Participants don't resent having a status meeting
Participants get enough context on what their peers are doing
Focus
I book off focus periods on my calendar and I treat them like meetings. These are only flexible if there is a genuine (actually genuine) emergency. Keeping these focus periods sacred is essential. The tendency as a leader is to get pulled into the day-to-day of everything. If you don't resist that pull, you'll diminish the greatest asset you bring to the table as an engineering director, which is your creativity.

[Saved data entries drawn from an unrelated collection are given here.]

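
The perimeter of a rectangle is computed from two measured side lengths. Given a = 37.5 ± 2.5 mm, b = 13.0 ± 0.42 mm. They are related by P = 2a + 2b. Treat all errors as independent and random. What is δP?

P is a linear combination, so absolute uncertainties add in quadrature:
  (2·δa)² = 25.0;  (2·δb)² = 0.706
δP = √(25.7) = 5.07 mm

5.07 mm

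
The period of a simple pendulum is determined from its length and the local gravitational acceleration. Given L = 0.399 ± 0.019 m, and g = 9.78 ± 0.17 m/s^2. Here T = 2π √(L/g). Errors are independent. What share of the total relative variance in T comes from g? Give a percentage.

11.8%

(δT/T)² = (½·δL/L)² + (−½·δg/g)²
  L term: (0.5×0.0476)² = 0.000567
  g term: (-0.5×0.0174)² = 7.55e-05
Total = 0.000642. Share from g = 7.55e-05/0.000642 = 0.118.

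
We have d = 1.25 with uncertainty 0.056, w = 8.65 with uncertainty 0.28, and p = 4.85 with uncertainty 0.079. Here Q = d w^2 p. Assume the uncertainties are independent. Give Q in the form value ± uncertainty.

Since Q is a product/quotient, work with relative uncertainties:
  (1·δd/d)² = (1×0.0448)² = 0.00201;  (2·δw/w)² = (2×0.0324)² = 0.00419;  (1·δp/p)² = (1×0.0163)² = 0.000265
δQ/Q = √(0.00646) = 0.0804
Q = 454, so δQ = 0.0804 × 454 = 36.5.

454 ± 36.5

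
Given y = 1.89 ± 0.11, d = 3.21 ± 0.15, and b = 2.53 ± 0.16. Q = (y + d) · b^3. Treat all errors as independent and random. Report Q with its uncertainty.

Let u = y + d = 5.10. δu = √(δy² + δd²) = √(0.0121 + 0.0225) = 0.186, so δu/u = 0.0365.
Q is then a monomial in u, b:
δQ/Q = √((δu/u)² + (3·δb/b)²) = √(0.00133 + 0.0360) = 0.193
Q = 82.6, so δQ = 0.193 × 82.6 = 16.0.

82.6 ± 16.0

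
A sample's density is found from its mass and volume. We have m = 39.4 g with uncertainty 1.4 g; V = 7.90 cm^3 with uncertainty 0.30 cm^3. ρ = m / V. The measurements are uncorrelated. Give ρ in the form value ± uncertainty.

Since ρ is a product/quotient, work with relative uncertainties:
  (1·δm/m)² = (1×0.0355)² = 0.00126;  (-1·δV/V)² = (-1×0.0380)² = 0.00144
δρ/ρ = √(0.00270) = 0.0520
ρ = 4.99 g/cm^3, so δρ = 0.0520 × 4.99 = 0.259 g/cm^3.

4.99 ± 0.259 g/cm^3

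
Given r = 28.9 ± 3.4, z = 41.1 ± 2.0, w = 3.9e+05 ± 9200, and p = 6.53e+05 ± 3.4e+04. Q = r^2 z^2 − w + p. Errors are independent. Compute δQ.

3.61e+05

Let h = r^2·z^2 = 1.41e+06. δh/h = √((2·δr/r)² + (2·δz/z)²) = √(0.0554 + 0.00947) = 0.255, so δh = 3.59e+05.
Q = h − w + p: δQ = √(δh² + δw² + δp²) = √(1.29e+11 + 8.46e+07 + 1.16e+09) = 3.61e+05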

I almost exclusively use these focus blocks for developing strategy. I don't mean sTrATeGy in the McKinsean superficial sense of the word. When I refer to strategy, I am talking about developing the way in which you will simultaneously advance the goals of the business while developing your workforce. The term "strategy" is massively overused to refer to some handwavy bullshit pie chart nonsense. It's not. Strategy is a human engineering problem that has more and less optimal solves. Just like in software architecture there are tradeoffs for every decision.

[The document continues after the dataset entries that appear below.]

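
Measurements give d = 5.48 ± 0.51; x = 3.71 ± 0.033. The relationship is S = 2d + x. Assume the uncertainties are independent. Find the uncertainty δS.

1.02

S is a linear combination, so absolute uncertainties add in quadrature:
  (2·δd)² = 1.04;  (δx)² = 0.00109
δS = √(1.04) = 1.02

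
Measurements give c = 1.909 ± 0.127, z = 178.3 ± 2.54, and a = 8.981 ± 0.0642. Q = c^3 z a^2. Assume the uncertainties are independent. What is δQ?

Each factor contributes (exponent × relative error)² to (δQ/Q)²:
  (3·δc/c)² = (3×0.0665)² = 0.0398;  (1·δz/z)² = (1×0.0142)² = 0.000203;  (2·δa/a)² = (2×0.00715)² = 0.000204
δQ/Q = √(0.0402) = 0.201
Q = 100100, so δQ = 0.201 × 100100 = 20100.

20100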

I take this part of my job very seriously. The best value I can provide the business is to develop and execute an excellent strategy.
Negotiate
This is probably my favorite part of the job. My father is a prolific salesman and this left a huge impression on me when I was growing up. I love negotiating. I won't really toot my horn about most of my abilities — I'm a good but not prolific engineer, I sometimes fumble on project management, and I can never tell if someone's joking or not — but I will say that I am both great at negotiating and I love doing it, what a blessing!
Those "tradeoffs" I mentioned above? It's my responsibility to ensure that those tradeoffs roll the right way. What's the right way? Depends on the situation. Again, just like in software engineering, sometimes the solution to a bottleneck is to get a more powerful computer. Other times, the solution is to spin up a bunch of tiny networked computers. It just depends on what the tradeoffs are given the situation.
I don't have enough time or mental bandwidth to make every decision in my department, no engineering director does. Instead of being the blocker on all decisions, an engineering director assumes responsibility for all decisions made. If a decision with a really bad outcome is made anywhere in my remit, it's my responsibility, even if it's not my fault.
Back to Authenticity
You can't fake any of this. Your people will see right through manufactured enthusiasm for status meetings or pretend focus time. If you're not genuinely invested in developing your team, optimizing for efficiency, and thinking strategically, don't bother. Find a different job. The eyes, Chico. They never lie.